O vulto se esgueira atrás da porta e eu silencio meu peito.

QUARTA-FEIRA= Hoje a vaga lembrança da moça de cabelos longos e trançados, veio me visitar. Eu desci do topo da escada onde estava crucificado pelos estragos das manhãs e sentei no último degrau; não reparei que estava escrito Consciência. Sentei em cima da Consciência e peidei nela. Senti um arrepio no canto vazio que estava cheio de mim. Era aterrorizante! Guerra, matança, subidas e descidas de samurais e tuaregues fazendo um desfile de lutas ante a minha sordidez. Quis escalar a parede porque o tinir de suas espadas pareciam querer cortar meus fundilhos. Berrantes se amontoavam, eu me segurava na minha infância perdida. Lembrei que tempos atrás, eu trepava nas árvores, dava cambalhotas e jogava meleca de encontro ao vento; um sorriso idiota vadiou na minha boca...ainda estagnado pelas lembranças fui pari porqueiras de ir e canseiras de vir ao lado de tudo que restou de mim.

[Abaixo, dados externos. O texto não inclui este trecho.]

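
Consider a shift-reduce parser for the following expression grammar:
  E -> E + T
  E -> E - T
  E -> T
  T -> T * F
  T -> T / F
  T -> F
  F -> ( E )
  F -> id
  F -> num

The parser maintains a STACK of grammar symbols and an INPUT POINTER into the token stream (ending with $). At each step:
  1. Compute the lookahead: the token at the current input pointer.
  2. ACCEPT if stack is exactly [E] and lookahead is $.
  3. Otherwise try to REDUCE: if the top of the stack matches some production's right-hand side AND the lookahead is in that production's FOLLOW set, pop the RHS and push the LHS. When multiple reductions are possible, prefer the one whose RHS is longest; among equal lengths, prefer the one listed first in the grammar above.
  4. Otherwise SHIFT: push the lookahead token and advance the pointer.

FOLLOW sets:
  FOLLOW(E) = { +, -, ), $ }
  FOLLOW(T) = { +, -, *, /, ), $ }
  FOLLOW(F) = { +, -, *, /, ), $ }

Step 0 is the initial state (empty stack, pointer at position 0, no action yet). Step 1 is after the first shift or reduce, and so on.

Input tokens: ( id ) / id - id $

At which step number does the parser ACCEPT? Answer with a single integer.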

QUINTA-FEIRA= Dia comprido, vazado, simétrico, compassado. Dia fugaz como eu. Hoje amanheci deus. segurei entre os dedos a barra do lençol e flutuei sobre as ondas do tédio. Salpiquei incensos de injúrias na corja que me mantinha alí. Jurei vingança e prometi assolar o recanto com as mais terríveis pestes. Fiquei insuportável. O homem que me apareceu disse que eu estava velho, que meu mundo era velho e que eu estava repetitivo e relapso em minhas criações. resolvi ceder-lhe a honra de escutá-lo. Sua voz tinha um som metálico e reverberava como uma corneta de quartel nos meus tímpanos.. Enquanto ele recolhia os cacos de minha estupidez dizia que eu era um tolo, um decrépito e que jamais sairia do inreal. Dizia também que meu mundo estava cheio de teias de aranha e perguntou porque eu não me matava. Tive que mostrar meus dentes para gerir forças, até conceber de minha ira o desejo latente de estrangulá-lo. Ele esperneou como um réptil e senti uma picada feroz que me proporcionou a escuridão.

SEXTA-FEIRA= Um cheiro de mato lavado inunda meu ser. Não posso esquecer, não lembro, de tanto sonhar em outro lugar; espero virado de bruços pelo inócuo padecer; são garras que me seguram e me corrompem. Fico esticado com cara de monstro atingido. É uma cópula de éguas e cavalos num trote de esperma vomitado em minha aflição. Sinto o massacre e estuporo. Vomito todo o almoço do qual só aproveitei as cascas. Um safanão violento atinge meus nervos e fico acoplado ao teto que cai. Estremeço e esqueço. Aqui estão os meus restos vivo. Sei que daqui a pouco...não ligo...meu cruel carrasco virá me buscar.

SÁBADO= Levaram-me ao topo de minha anarquia. O sol lá em cima escancara sua cara amarela a sorrir. Meu dorso está nu, não sou daqui, sou do sul, sou de mar, sou de vidro. Olho estranhezas no perdido amigo que como eu mergulhou no túnel e tornou-se híbrido. A comida está crua e despejo hidrofobia. Vejo Tiradentes através da vidraça e sinto vontade de enforcar sua alma torta. As luzes se apagam e acende em mim a histeria.

DOMINGO= Um forte odor de alma lavada recende o salão de bancos vazios. Com carantonhas de medo desfilam maquinados os fantoches de cordel que estendem as mãos:- Ah sim como vai? Não vou...- fico então parado de costas medindo o desvio com o olhar de quem viu e não parou pra nada. Sou eu ou sou você? quem são os insanos? Hoje é o ontem do amanhã que foi rente seguro varrendo o velho da folha do presente.

Morreu o dia de novo. Fico só, então, resolvo virar urubu, e me posto sem recosto na brecha da escada que jamais vou subir.